There is some amiguity in the reply. You seem to have quoted the values of the bits in hex and then you added them in decimal. This is highly suspect. In hex the following sum is:The BCD bits represent: 1, 2, 4, 8, 10, 20, 40, 80 . So the sum is 165. However, each 4-bit unit cannot exceed 9; therefore, 8 bits equals 99 as the largest decimal with 8 bcd bits. See H&H, Art of Electronics, p. 476. John
Edit: Think of a BCD thumbwheel switch. The binary code out the back of each ganged unit is 4-bit binary (i.e., 0-15); however, the numbers on each wheel go only from 0 to 9. You get the same answer (99) for 8-bit coding. I hope the physical example may help.

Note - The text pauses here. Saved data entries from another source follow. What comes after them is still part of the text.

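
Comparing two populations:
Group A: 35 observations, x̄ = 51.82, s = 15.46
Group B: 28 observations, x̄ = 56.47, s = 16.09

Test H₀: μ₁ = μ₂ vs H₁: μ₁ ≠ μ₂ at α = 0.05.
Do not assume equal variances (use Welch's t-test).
Welch's two-sample t-test:
H₀: μ₁ = μ₂
H₁: μ₁ ≠ μ₂
s₁²/n₁ = 15.46²/35 = 6.8289,  s₂²/n₂ = 16.09²/28 = 9.2460
SE = √(s₁²/n₁ + s₂²/n₂) = √(6.8289 + 9.2460) = 4.0094
df (Welch-Satterthwaite) = (s₁²/n₁ + s₂²/n₂)² / [(s₁²/n₁)²/(n₁-1) + (s₂²/n₂)²/(n₂-1)] ≈ 56.94
t = (x̄₁ - x̄₂) / SE = (51.82 - 56.47) / 4.0094 = -4.65 / 4.0094 = -1.160
p-value = 0.2510

Since p-value > α = 0.05, we fail to reject H₀.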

0x01 + 0x02 + 0x04 + 0x08 + 0x10 + 0x20 + 0x40 + 0x80 = 0xFF
That is what I meant. Sorry for the ambiguity.On the other hand if you ment for the place values to be decimal the apparent difference in the sum of 165 and the maximum representable number, 99, occurs precisely because some combinations of bits are not legal BCD numbers.
You are certainly correct in stating that an 8-bit byte can represent the BCD numbers in from the set {00,01,...,99}.